Relax, it’s actually quite rare – cork taint happens to somewhere between 2 to 7 percent of wines, depending on which industry survey you’re consulting. And cork manufacturers, taking note that screw-tops and plastic corks have taken a big bite out of their market share in the last decade, have stepped up to the plate. They say that manufacturing upgrades have driven the incidence of cork taint even lower, between 1 to 5 percent. And, with financial backing from the Portuguese government, they’ve launched a big PR campaign to boast about it -- if you live in the San Francisco Bay Area you may have heard the advertising tagline “Any wine worth its grapes deserves natural cork.”

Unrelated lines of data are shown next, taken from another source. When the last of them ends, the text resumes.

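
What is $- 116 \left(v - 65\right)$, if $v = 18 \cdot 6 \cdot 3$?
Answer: $-30044$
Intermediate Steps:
$v = 324$ ($v = 18 \cdot 18 = 324$)
$- 116 \left(v - 65\right) = - 116 \left(324 - 65\right) = \left(-116\right) 259 = -30044$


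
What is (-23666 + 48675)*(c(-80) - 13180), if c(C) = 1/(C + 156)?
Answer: -25050990111/76 ≈ -3.2962e+8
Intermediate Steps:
c(C) = 1/(156 + C)
(-23666 + 48675)*(c(-80) - 13180) = (-23666 + 48675)*(1/(156 - 80) - 13180) = 25009*(1/76 - 13180) = 25009*(-1001679/76) = -25050990111/76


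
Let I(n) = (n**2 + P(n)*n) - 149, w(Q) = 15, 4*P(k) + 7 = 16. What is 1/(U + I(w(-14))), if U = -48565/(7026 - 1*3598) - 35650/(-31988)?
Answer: 6853429/662708269 ≈ 0.010342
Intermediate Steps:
P(k) = 9/4 (P(k) = -7/4 + (1/4)*16 = -7/4 + 4 = 9/4)
I(n) = -149 + n**2 + 9*n/4 (I(n) = (n**2 + 9*n/4) - 149 = -149 + n**2 + 9*n/4)
U = -357822255/27413716 (U = -48565/(7026 - 3598) - 35650*(-1/31988) = -48565/3428 + 17825/15994 = -357822255/27413716 ≈ -13.053)
1/(U + I(w(-14))) = 1/(-357822255/27413716 + (-149 + 15**2 + (9/4)*15)) = 1/(-357822255/27413716 + (-149 + 225 + 135/4)) = 1/(-357822255/27413716 + 439/4) = 1/(662708269/6853429) = 6853429/662708269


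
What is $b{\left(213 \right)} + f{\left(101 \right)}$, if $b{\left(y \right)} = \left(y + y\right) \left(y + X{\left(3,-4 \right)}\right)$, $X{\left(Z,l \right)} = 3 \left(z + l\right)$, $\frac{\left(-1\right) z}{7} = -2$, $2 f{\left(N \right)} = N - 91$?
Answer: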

But more and more top winemakers are singing the praises of screw-tops, even if they are singing somewhat quietly. New Zealand winemakers led the charge – they’ve virtually eliminated natural cork in favor of screw-tops, even for their most prized (and expensive) varietals. Many top Oregon winemakers have followed suit.

Screw-tops have an image problem. For decades, in the United States anyway, they’ve been associated with the sort of wine that might come with a free ballpoint pen with every purchase. But it’s a bad rap. The modern screw-tops used to protect quality wines are miles away from the cheap aluminum that sealed Annie Green Springs Peach Creek “wine” back in the day.

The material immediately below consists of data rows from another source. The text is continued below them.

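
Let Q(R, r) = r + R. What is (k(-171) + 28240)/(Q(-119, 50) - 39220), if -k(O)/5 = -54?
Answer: -28510/39289 ≈ -0.72565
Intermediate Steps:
Q(R, r) = R + r
k(O) = 270 (k(O) = -5*(-54) = 270)
(k(-171) + 28240)/(Q(-119, 50) - 39220) = (270 + 28240)/((-119 + 50) - 39220) = 28510/(-69 - 39220) = 28510/(-39289) = 28510*(-1/39289) = -28510/39289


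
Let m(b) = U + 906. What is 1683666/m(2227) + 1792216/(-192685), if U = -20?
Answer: 161414639917/85359455 ≈ 1891.0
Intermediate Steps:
m(b) = 886 (m(b) = -20 + 906 = 886)
1683666/m(2227) + 1792216/(-192685) = 1683666/886 + 1792216/(-192685) = 1683666*(1/886) + 1792216*(-1/192685) = 841833/443 - 1792216/192685 = 161414639917/85359455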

There are some simple economics at play, too. Screw tops are simply less expensive per bottle than traditional corks, which are then sealed with a metal foil “capsule” that costs a certain amount per bottle, as well. At Noble Pig, we pass the savings on to you!

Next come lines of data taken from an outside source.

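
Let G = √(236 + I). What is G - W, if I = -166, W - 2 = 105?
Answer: -107 + √70 ≈ -98.633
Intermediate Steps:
W = 107 (W = 2 + 105 = 107)
G = √70 (G = √(236 - 166) = √70 ≈ 8.3666)
G - W = √70 - 1*107 = √70 - 107 = -107 + √70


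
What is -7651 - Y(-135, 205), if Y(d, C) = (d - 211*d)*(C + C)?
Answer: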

The whole “pop the cork” tradition thing seems to fit nicely with white tablecloths and candlelight. At the beach or on the patio, though, a screw-top is just the thing for pouring some chilled Pinot Gris or Pinot Blanc (maybe into a Noble Pig Sippy Cup), sealing the bottle back up and tucking it away in the cooler or ice bucket.

Basically, there’s tradition, and there’s convenience. With Noble Pig wines, we offer both. 



12/30/2014 17:30 / Susan said:
The cork thing reeks of tradition. Moreover, beyond just convenience there is safety in the modern world. Both New Zealand and Oregon have produced high quality and moderately priced wine with a screw top. The screw top threw me off at first, but now appeals because I feel it is safer for a number of reasons. Yes, I too grew up with Boones Farm Strawberry Wine and agree the screw top is quite different now. It may also in part depend on the type of wine, and that is why your are still producing the red with a cork, and the mild whites without. Thanks for the screw tops in any event!!